Wednesday, August 10, 2011

It's done! My first project on the Kuchulu is finished and off all spindles.  I wound a plying ball on Tuesday afternoon.   This is two strands held together, wrapped into one ball.  I used a horse chestnut for a core, because I couldn't find the little felt ball I made for this express purpose.  I suspect it has become a cat toy.

Winding the plying ball

So the singles were wound together, remaining nicely under control, and the Kuchulu passed off her singles to the maple Spindlewood for plying.

Plying ball

The Kuchulu then snuggled back into her case for a well-earned rest.  Didn't I mention before that this spindle fits in an Altoids tin with room to spare?  It makes a perfect nest for when the spindle in not in use, since it is hard-sided. The delicacy of the shaft makes me nervous about having it in my spindling kit protected with just by the cloth bag it came with.  Now to find a tin that will fit the spindle when it's assembled!

So tiny!

Then the Spindlewood took over.  I've never used a plying ball for yarn this fine before, and I am now a total convert.  Singles under tension can't go out of control, and the 45 minutes or so spent winding the ball were more than made up for in the ease of plying.  Last time I plied on a spindle, I went straight off the bobbins, and it was a royal pain in the rear.  The strands twisted around each other, the bobbins backspun, the singles kinked, I didn't have enough hands to wrangle everything, and it was an all-around miserable experience.  With this, though, it was effortless and so enjoyable.
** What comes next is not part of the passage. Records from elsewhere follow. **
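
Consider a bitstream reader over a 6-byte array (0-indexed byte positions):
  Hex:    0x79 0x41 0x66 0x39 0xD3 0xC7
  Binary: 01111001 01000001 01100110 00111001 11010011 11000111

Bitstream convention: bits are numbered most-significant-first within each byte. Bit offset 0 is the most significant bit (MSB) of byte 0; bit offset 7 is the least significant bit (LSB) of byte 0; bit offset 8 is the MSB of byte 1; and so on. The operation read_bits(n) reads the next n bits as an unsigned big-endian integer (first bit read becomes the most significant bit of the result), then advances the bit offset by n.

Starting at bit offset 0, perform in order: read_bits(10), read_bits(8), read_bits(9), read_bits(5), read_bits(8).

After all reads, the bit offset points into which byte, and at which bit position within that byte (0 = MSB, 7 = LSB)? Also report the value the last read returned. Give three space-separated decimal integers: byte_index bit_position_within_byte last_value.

Answer: 5 0 211

Derivation:
Read 1: bits[0:10] width=10 -> value=485 (bin 0111100101); offset now 10 = byte 1 bit 2; 38 bits remain
Read 2: bits[10:18] width=8 -> value=5 (bin 00000101); offset now 18 = byte 2 bit 2; 30 bits remain
Read 3: bits[18:27] width=9 -> value=305 (bin 100110001); offset now 27 = byte 3 bit 3; 21 bits remain
Read 4: bits[27:32] width=5 -> value=25 (bin 11001); offset now 32 = byte 4 bit 0; 16 bits remain
Read 5: bits[32:40] width=8 -> value=211 (bin 11010011); offset now 40 = byte 5 bit 0; 8 bits remain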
I plied this much and had to restrain myself from doing the rest, so that I would be able to work on it that evening at our weekly knitting and spinning night.  I just wanted to keep plying!

But I resisted, and finished it off at Anne's last night.   I put the plying ball in my little spindle bag that rests in the crook of my elbow (seen here, from Sock Summit 2009), and it just unrolled happily and calmly as I pulled the doubled singles off.  It was lovely.

It took about 2 hours to do the plying, and I ended up with 410 yards of beautiful purple fine laceweight from my 30 gram AbbyBatt. 

Finished yarn

This project was smooth and enjoyable from start to finish.  I loved every step of it. I'm sad that the spinning is done... but the yarn?  Love.  I can't wait to knit something with it.


aknitter said...

I am completely in awe!

spindlecat said...

Wow. Now I wish I had gotten a Kuchulu!

cyndy said...

Very beautiful laceweight...and the altoids tin really puts that Kuchulu into perspective ;-)

What is the content of the abbybatt? Blend or 100%?